A Korean company has thrown down the gauntlet in the dicing (wafer cutting) market long dominated by Japan's DISCO. It is ITI, which is pushing "Fine Cut," a laser-based, damage-free cutting technology. Chief Executive Lee Seok-jun, 55, whom we met at the company's headquarters in Anyang, Gyeonggi Province, on Jan. 19, said, "Dicing is no longer a simple back-end finishing step; it's the key that will determine the success or failure of HBM4 (6th-generation high-bandwidth memory) and glass substrates."
Lee graduated from Hanyang University with a degree in mechanical engineering and earned a doctorate in laser processing from Moscow State Technical University in Russia. Based on ultrafine laser expertise built since his days as a researcher at LG Industrial Systems, he founded ITI and led the localization of processing technology for ultrathin glass (UTG) for foldable phones, entering the global supply chain of companies including Samsung Electronics. The industry sees his expertise as capable of creating a breakthrough in the next-generation semiconductor packaging market beyond displays.
Traditional dicing has mainly used methods that cut wafers with a physical blade (wheel), or melt the interior with a laser and then forcefully split them. But things change starting with HBM4. The DRAM chips used in HBM4 are 20–30 μm (micrometers) thick, less than one-fourth the thickness of A4 paper. Cutting such thin chips with a blade easily causes invisible hairline cracks. Even if they look fine right after dicing, those tiny cracks split open in the next process—stacking (bonding) the chips and applying heat—leading to mass defects.
The situation is even more urgent for glass substrates, regarded as a game changer in next-generation packaging. Glass is smoother than silicon and has superior electrical properties, but as a highly brittle material, it is extremely vulnerable to impact. If you apply a blade or strong heat as in conventional methods, microfissures inevitably form across the substrate, which directly leads to substrate failure.
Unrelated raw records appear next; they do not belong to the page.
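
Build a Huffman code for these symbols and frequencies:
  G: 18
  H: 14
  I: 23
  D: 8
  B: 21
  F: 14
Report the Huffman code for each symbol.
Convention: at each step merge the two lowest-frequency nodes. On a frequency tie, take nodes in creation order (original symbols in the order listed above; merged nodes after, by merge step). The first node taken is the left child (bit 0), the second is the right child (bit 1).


Huffman tree construction:
Step 1: Merge D(8) + H(14) = 22
Step 2: Merge F(14) + G(18) = 32
Step 3: Merge B(21) + (D+H)(22) = 43
Step 4: Merge I(23) + (F+G)(32) = 55
Step 5: Merge (B+(D+H))(43) + (I+(F+G))(55) = 98
Read each symbol's code off the tree from the root (left child = 0, right child = 1).

Codes:
  G: 111 (length 3)
  H: 011 (length 3)
  I: 10 (length 2)
  D: 010 (length 3)
  B: 00 (length 2)
  F: 110 (length 3)
Average code length: 250/98 = 2.5510 bits/symbol


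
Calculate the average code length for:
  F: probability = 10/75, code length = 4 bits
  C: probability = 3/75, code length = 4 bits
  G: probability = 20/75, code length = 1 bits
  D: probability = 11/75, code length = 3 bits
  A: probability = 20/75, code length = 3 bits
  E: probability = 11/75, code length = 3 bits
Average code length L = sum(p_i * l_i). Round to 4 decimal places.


Weighted contributions p_i * l_i:
  F: (10/75) * 4 = 40/75
  C: (3/75) * 4 = 12/75
  G: (20/75) * 1 = 20/75
  D: (11/75) * 3 = 33/75
  A: (20/75) * 3 = 60/75
  E: (11/75) * 3 = 33/75
Sum = (40 + 12 + 20 + 33 + 60 + 33)/75 = 198/75

L = 198/75 = 2.6400 bits/symbol


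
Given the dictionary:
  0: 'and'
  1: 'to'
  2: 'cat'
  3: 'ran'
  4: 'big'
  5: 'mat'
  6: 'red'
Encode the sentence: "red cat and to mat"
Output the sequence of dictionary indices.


Look up each word in the dictionary:
  'red' -> 6
  'cat' -> 2
  'and' -> 0
  'to' -> 1
  'mat' -> 5

Encoded: [6, 2, 0, 1, 5]


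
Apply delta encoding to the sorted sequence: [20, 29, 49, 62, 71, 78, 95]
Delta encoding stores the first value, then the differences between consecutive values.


First value: 20
Deltas:
  29 - 20 = 9
  49 - 29 = 20
  62 - 49 = 13
  71 - 62 = 9
  78 - 71 = 7
  95 - 78 = 17


Delta encoded: [20, 9, 20, 13, 9, 7, 17]


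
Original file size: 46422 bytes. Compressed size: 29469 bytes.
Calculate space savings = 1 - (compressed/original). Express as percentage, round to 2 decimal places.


ratio = compressed/original = 29469/46422 = 0.634807
savings = 1 - ratio = 1 - 0.634807 = 0.365193
as a percentage: 0.365193 * 100 = 36.52%

Space savings = 1 - 29469/46422 = 36.52%


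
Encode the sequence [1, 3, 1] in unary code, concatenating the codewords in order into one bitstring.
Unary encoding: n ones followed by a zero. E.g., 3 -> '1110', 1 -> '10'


Encode each number as n ones followed by a terminating 0:
  1 -> 10 (2 bits)
  3 -> 1110 (4 bits)
  1 -> 10 (2 bits)
Total length = 2 + 4 + 2 = 8 bits.

Unary([1, 3, 1]) = 10111010 (8 bits)


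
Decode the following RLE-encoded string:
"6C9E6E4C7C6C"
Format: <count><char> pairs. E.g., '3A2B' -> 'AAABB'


Expanding each <count><char> pair:
  6C -> 'CCCCCC'
  9E -> 'EEEEEEEEE'
  6E -> 'EEEEEE'
  4C -> 'CCCC'
  7C -> 'CCCCCCC'
  6C -> 'CCCCCC'

Decoded = CCCCCCEEEEEEEEEEEEEEECCCCCCCCCCCCCCCCC


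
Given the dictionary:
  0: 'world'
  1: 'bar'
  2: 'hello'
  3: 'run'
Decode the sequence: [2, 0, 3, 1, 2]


Look up each index in the dictionary:
  2 -> 'hello'
  0 -> 'world'
  3 -> 'run'
  1 -> 'bar'
  2 -> 'hello'

Decoded: "hello world run bar hello"


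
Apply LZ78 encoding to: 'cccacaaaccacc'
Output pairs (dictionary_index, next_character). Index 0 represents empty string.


LZ78 encoding steps:
Dictionary: {0: ''}
Step 1: w='' (idx 0), next='c' -> output (0, 'c'), add 'c' as idx 1
Step 2: w='c' (idx 1), next='c' -> output (1, 'c'), add 'cc' as idx 2
Step 3: w='' (idx 0), next='a' -> output (0, 'a'), add 'a' as idx 3
Step 4: w='c' (idx 1), next='a' -> output (1, 'a'), add 'ca' as idx 4
Step 5: w='a' (idx 3), next='a' -> output (3, 'a'), add 'aa' as idx 5
Step 6: w='cc' (idx 2), next='a' -> output (2, 'a'), add 'cca' as idx 6
Step 7: w='cc' (idx 2), end of input -> output (2, '')


Encoded: [(0, 'c'), (1, 'c'), (0, 'a'), (1, 'a'), (3, 'a'), (2, 'a'), (2, '')]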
Lee's proposed solution is the "Fine Cut" technology. Instead of grinding or melting the material, it precisely controls laser-induced thermal stress to make it separate on its own. "Fine Cut produces smooth cut faces that require no additional polishing and minimizes particle generation," Lee said, adding, "In particular, for ultrathin HBM4 DRAM dies that are like paper and for shock-prone glass substrates, ITI's damage-free technology is a unique solution that ensures Production yield."
Lee stressed that localizing dicing equipment means more than simple "import substitution." The party that holds the equipment sets the process standards. If you depend on Japanese equipment, you have to meet Production yield only within the methods they define, but if you secure independent dicing technology, the logic goes, corporations in Korea can take the lead in designing costs and Production yield in HBM and glass substrate processes. The following is a Q&A with Lee.
—Why is dicing important in HBM and glass substrate processes?
"Because HBM stacks chips layer by layer, microdamage from cutting carries a high risk of expanding into breakage during subsequent heat-treatment processes. In particular, HBM4's die thickness has become extremely thin, making the limits of existing methods clear. For glass substrates as well, microcracks on the cut face are the key variable that determines overall Production yield."
—What drove Japan's DISCO to monopolize the market, and what are the limits of existing methods?
"DISCO is a company that has seized not just technology but the 'process standards.' However, conventional wheel dicing makes it hard to avoid cracks from physical impact, and stealth dicing, which melts the interior with a laser, also leaves invisible defects. These defects don't 'explode' right after dicing; they become time bombs that go off later in the bonding process."
—What sets ITI's "Fine Cut" apart?
"Rather than grinding or melting, it separates by controlling laser thermal stress. From the cutting stage, it follows a 'born crack-free' concept. There is no need for subsequent polishing, and particles can be minimized. Femtosecond lasers are cited as an alternative, but ultimately what matters is not the laser's speed; it depends on how you control heat and stress."
—So UTG display technology has effectively expanded into semiconductors?
"The know-how accumulated in handling ultrathin glass (UTG) for foldables without damage is the root of ITI's technology. Localizing equipment goes beyond simple import substitution; it means we gain the right to choose processes and design costs. Because glass substrates remain a land of opportunity without a global standard, we want to play a leading role as a company that understands equipment, processes and manufacturing end to end."